Die Geschichte vom späten Glück des Claudio Cadonau, der mit 31 Jahren die Chance erhält, nochmals in einem Topteam zu spielen, ist ein gutes Beispiel für den Spielermarkt in der Schweiz. Verteidiger sind in der National League ein rares Gut. Das hat sich in den letzten Wochen gezeigt: Die Zuger Thomas Thiry und Miro Zryd unterschrieben in Bern, ihr Teamkollege Johann Morant bei den ZSC Lions. Calle Andersson entschied sich nach reichlich Bedenkzeit für den Verbleib beim SCB. Das wars.

Die letzte Chance

Cadonau sagt es so: «Ich bin einer, der aufräumt.
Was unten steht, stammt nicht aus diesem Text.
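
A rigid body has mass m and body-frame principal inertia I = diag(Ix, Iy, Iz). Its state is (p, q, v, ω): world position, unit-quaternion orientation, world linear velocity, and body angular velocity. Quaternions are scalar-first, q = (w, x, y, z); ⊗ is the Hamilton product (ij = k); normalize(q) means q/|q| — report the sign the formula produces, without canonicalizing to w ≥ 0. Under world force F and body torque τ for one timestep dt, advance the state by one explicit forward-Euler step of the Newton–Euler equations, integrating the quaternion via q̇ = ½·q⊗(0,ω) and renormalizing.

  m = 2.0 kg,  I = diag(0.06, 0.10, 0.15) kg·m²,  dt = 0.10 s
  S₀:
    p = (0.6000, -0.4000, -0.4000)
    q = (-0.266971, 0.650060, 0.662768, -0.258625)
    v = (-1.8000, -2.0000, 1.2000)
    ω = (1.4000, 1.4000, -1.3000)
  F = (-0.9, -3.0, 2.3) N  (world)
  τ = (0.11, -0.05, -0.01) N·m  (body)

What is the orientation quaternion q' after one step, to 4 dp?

q' = (-0.3731, 0.6022, 0.6636, -0.2405)

Hamilton product q⊗(0,ω) = (-2.1741717, -0.8732828, 0.1092436, 0.3292711)
q' = normalize(q + ½dt·q⊗(0,ω)) = (-0.3731, 0.6022, 0.6636, -0.2405)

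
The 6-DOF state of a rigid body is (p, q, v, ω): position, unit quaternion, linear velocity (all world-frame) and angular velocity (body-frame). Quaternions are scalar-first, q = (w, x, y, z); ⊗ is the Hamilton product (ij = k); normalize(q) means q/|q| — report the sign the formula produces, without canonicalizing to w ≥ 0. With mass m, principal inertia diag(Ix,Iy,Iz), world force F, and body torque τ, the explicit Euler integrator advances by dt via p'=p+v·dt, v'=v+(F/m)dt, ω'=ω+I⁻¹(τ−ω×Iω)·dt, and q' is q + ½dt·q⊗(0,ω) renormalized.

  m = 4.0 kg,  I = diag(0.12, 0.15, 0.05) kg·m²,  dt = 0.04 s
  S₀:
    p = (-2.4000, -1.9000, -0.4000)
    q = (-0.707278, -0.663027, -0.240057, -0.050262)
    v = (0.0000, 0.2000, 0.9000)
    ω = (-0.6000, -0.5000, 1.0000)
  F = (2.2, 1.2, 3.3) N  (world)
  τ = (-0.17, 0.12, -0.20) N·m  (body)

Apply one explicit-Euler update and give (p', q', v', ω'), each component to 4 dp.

p' = (-2.4000, -1.8920, -0.3640)
q' = (-0.7164, -0.6596, -0.2190, -0.0606)
v' = (0.0220, 0.2120, 0.9330)
ω' = (-0.6733, -0.4568, 0.8328)

ω×(Iω) gyroscopic = (0.0500, -0.0420, 0.0090)
(τ − ω×Iω)/I = (-1.8333, 1.0800, -4.1800)
ω' = ω + α·dt = (-0.6733, -0.4568, 0.8328)
2q̇ = q⊗(0,ω) = (-0.4675827, 0.1591788, 1.0468232, -0.5197987)
q + ½dt·q⊗(0,ω), renormalized = (-0.7164, -0.6596, -0.2190, -0.0606)
a = (0.5500, 0.3000, 0.8250)
p' = p + v·dt = (-2.4000, -1.8920, -0.3640)
v' = v + a·dt = (0.0220, 0.2120, 0.9330)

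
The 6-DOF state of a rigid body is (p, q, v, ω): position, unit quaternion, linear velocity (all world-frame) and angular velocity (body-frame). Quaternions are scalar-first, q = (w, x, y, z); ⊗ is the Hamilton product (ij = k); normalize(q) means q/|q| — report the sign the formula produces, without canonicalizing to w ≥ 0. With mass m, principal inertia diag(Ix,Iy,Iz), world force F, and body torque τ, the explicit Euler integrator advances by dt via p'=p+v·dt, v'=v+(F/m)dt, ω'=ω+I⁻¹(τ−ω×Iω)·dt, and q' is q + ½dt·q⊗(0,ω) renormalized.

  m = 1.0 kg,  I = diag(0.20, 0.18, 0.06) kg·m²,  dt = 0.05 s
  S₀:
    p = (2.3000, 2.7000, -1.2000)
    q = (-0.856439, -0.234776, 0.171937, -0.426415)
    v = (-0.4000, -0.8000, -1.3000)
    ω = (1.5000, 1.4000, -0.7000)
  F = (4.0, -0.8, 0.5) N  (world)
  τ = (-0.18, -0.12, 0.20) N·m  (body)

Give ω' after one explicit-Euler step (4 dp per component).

ω' = (1.4256, 1.4075, -0.4983)

precession coupling ω×(Iω) = (0.1176, -0.1470, -0.0420)
(τ − ω×Iω)/I = (-1.4880, 0.1500, 4.0333)
ω' = ω + α·dt = (1.4256, 1.4075, -0.4983)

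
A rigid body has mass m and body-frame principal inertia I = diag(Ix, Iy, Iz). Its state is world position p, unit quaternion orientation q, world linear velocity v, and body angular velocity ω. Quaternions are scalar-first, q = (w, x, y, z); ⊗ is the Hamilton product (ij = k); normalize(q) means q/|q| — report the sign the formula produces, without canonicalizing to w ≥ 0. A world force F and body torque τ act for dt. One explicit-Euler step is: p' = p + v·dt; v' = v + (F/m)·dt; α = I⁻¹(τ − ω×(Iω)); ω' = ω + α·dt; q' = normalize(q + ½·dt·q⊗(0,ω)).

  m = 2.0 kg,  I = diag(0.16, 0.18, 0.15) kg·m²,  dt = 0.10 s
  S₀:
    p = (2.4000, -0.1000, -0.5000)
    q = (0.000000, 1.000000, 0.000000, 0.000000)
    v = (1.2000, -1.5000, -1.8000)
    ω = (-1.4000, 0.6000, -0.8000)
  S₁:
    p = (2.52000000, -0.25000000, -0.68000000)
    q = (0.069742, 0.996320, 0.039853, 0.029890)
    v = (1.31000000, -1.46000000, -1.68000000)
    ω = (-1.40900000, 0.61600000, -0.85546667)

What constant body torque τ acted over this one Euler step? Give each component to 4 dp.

rate change Δω = (-0.00900000, 0.01600000, -0.05546667)
gyro term ω₀×Iω₀ = (0.0144, 0.0112, -0.0168)
applied torque τ = (0.0000, 0.0400, -0.1000)

τ = (0.0000, 0.0400, -0.1000)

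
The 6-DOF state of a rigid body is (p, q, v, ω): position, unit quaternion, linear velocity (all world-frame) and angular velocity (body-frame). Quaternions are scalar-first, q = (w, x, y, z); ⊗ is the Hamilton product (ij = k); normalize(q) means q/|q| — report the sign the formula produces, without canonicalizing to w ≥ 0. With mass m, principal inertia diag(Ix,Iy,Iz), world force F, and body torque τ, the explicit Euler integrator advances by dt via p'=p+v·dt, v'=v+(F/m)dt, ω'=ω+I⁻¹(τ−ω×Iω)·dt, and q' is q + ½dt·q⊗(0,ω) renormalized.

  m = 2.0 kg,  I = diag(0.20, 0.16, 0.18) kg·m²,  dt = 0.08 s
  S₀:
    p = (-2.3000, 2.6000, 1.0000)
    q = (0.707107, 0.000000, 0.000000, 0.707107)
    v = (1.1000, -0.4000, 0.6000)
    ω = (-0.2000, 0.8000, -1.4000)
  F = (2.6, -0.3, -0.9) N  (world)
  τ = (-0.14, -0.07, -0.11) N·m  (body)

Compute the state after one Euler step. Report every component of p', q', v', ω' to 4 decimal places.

a = F/m = (1.3000, -0.1500, -0.4500)
new position p' = (-2.2120, 2.5680, 1.0480)
v' = v + a·dt = (1.2040, -0.4120, 0.5640)
precession coupling ω×(Iω) = (-0.0224, 0.0056, 0.0064)
(τ − ω×Iω)/I = (-0.5880, -0.4725, -0.6467)
ω' = ω + α·dt = (-0.2470, 0.7622, -1.4517)
2q̇ = q⊗(0,ω) = (0.9899498, -0.7071070, 0.4242642, -0.9899498)
q' = normalize(q + ½dt·q⊗(0,ω)) = (0.7451, -0.0282, 0.0169, 0.6661)

p' = (-2.2120, 2.5680, 1.0480)
q' = (0.7451, -0.0282, 0.0169, 0.6661)
v' = (1.2040, -0.4120, 0.5640)
ω' = (-0.2470, 0.7622, -1.4517)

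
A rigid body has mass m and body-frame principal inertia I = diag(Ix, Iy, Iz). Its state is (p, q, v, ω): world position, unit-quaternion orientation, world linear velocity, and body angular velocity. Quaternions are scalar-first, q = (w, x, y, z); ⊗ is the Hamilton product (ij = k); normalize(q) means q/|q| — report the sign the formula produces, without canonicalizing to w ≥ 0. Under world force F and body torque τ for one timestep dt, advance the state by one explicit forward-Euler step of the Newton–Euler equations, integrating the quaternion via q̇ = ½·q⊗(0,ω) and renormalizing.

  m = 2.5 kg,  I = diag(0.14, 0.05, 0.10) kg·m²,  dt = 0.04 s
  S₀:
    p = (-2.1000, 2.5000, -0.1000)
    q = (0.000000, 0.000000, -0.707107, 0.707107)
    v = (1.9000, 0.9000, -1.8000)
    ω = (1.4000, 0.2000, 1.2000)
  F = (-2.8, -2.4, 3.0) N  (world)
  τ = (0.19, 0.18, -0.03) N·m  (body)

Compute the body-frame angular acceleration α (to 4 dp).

gyro term ω×Iω = (0.0120, 0.0672, -0.0252)
(τ − ω×Iω)/I = (1.2714, 2.2560, -0.0480)

α = (1.2714, 2.2560, -0.0480)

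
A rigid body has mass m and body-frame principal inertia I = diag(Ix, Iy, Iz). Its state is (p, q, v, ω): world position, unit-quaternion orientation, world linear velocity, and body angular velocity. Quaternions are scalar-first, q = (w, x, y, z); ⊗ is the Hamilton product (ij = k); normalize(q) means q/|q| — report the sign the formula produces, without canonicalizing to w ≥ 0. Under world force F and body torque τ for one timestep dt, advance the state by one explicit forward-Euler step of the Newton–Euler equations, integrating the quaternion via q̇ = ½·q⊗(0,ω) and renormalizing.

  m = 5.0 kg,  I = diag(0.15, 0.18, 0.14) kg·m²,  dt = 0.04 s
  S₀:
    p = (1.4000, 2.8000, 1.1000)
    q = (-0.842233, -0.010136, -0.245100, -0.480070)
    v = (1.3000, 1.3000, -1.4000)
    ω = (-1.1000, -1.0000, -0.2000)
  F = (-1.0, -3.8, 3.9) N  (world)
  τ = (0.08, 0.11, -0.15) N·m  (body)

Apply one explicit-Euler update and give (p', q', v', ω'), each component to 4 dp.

p' = (1.4520, 2.8520, 1.0440)
q' = (-0.8489, -0.0002, -0.2176, -0.4817)
v' = (1.2920, 1.2696, -1.3688)
ω' = (-1.0765, -0.9760, -0.2523)

angular accel α = (0.5867, 0.5989, -1.3071)
ω' = ω + α·dt = (-1.0765, -0.9760, -0.2523)
q⊗(0,ω) = (-0.3522636, 0.4954063, 1.3682828, -0.0910274)
q' = normalize(q + ½dt·q⊗(0,ω)) = (-0.8489, -0.0002, -0.2176, -0.4817)
a = F/m = (-0.2000, -0.7600, 0.7800)
p + v·dt = (1.4520, 2.8520, 1.0440)
new velocity v' = (1.2920, 1.2696, -1.3688)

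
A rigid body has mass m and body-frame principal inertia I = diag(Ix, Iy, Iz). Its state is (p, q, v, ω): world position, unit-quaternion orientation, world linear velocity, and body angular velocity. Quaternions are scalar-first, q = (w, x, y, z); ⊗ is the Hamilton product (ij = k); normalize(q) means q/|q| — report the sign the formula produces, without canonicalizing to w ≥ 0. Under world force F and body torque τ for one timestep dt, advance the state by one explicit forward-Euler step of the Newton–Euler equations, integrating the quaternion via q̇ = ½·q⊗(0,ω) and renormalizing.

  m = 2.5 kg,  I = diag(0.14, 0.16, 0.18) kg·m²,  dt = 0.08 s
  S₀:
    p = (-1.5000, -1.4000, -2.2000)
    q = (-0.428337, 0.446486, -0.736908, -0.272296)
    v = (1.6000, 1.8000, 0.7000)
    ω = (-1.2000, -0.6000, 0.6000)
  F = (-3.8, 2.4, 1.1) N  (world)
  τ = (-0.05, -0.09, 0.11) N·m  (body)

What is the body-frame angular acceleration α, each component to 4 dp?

ω×(Iω) gyroscopic = (-0.0072, 0.0288, 0.0144)
(τ − ω×Iω)/I = (-0.3057, -0.7425, 0.5311)

α = (-0.3057, -0.7425, 0.5311)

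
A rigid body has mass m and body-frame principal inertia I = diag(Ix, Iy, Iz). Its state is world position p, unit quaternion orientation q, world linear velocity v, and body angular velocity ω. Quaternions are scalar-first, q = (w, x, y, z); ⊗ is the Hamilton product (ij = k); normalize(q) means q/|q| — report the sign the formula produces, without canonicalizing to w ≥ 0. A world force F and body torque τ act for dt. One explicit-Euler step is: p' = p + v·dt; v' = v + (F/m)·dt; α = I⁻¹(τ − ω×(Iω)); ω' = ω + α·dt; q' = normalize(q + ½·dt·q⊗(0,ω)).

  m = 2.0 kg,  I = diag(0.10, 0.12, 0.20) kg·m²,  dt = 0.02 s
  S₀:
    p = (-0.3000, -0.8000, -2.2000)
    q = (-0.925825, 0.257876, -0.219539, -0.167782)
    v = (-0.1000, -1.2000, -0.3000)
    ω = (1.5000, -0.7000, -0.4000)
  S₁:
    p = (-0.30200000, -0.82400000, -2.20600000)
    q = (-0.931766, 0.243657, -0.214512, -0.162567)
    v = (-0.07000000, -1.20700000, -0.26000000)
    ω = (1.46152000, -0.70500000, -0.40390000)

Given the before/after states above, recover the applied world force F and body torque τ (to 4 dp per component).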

Jeder Gegner weiss: Behalte lieber den Kopf oben, weil es sonst wehtut. Solche Spieler gibt es in dieser Liga nicht so viele.» 1,85 m gross und 95 kg schwer ist der Zürcher mit Bündner Wurzeln, der fliessend Rätoromanisch spricht. «Cadonau ist kein Blender», sagt etwa Tigers-Sportchef Marco Bayer. «Aber er spielt sehr solide und ist physisch stark.» Ein Krieger sei Cadonau, meinte EVZ-Sportchef Reto Kläy jüngst gar gegenüber der Zuger Zeitung. «Er ist ein zuverlässiger Handwerker, der einen guten Schuss und Wasserverdrängung mitbringt und einem jungen Team Stabilität verleihen kann.»

Der EVZ leistet sich ein Juniorenteam in der Swiss League, weshalb Kläy dafür kritisiert wurde, keinen Spieler aus dieser Equipe zu befördern, der eine entsprechende Rolle übernehmen könnte. Cadonau sagt, er kenne die Spieler der EVZ-Academy nicht. «Aber heute sind viele junge Verteidiger technisch stark, agil, haben offensive Qualitäten. Klassische Brecher in der Defensive gibt es eher selten.» Genau deshalb gebe es einen Markt für «Typen, wie ich einer bin».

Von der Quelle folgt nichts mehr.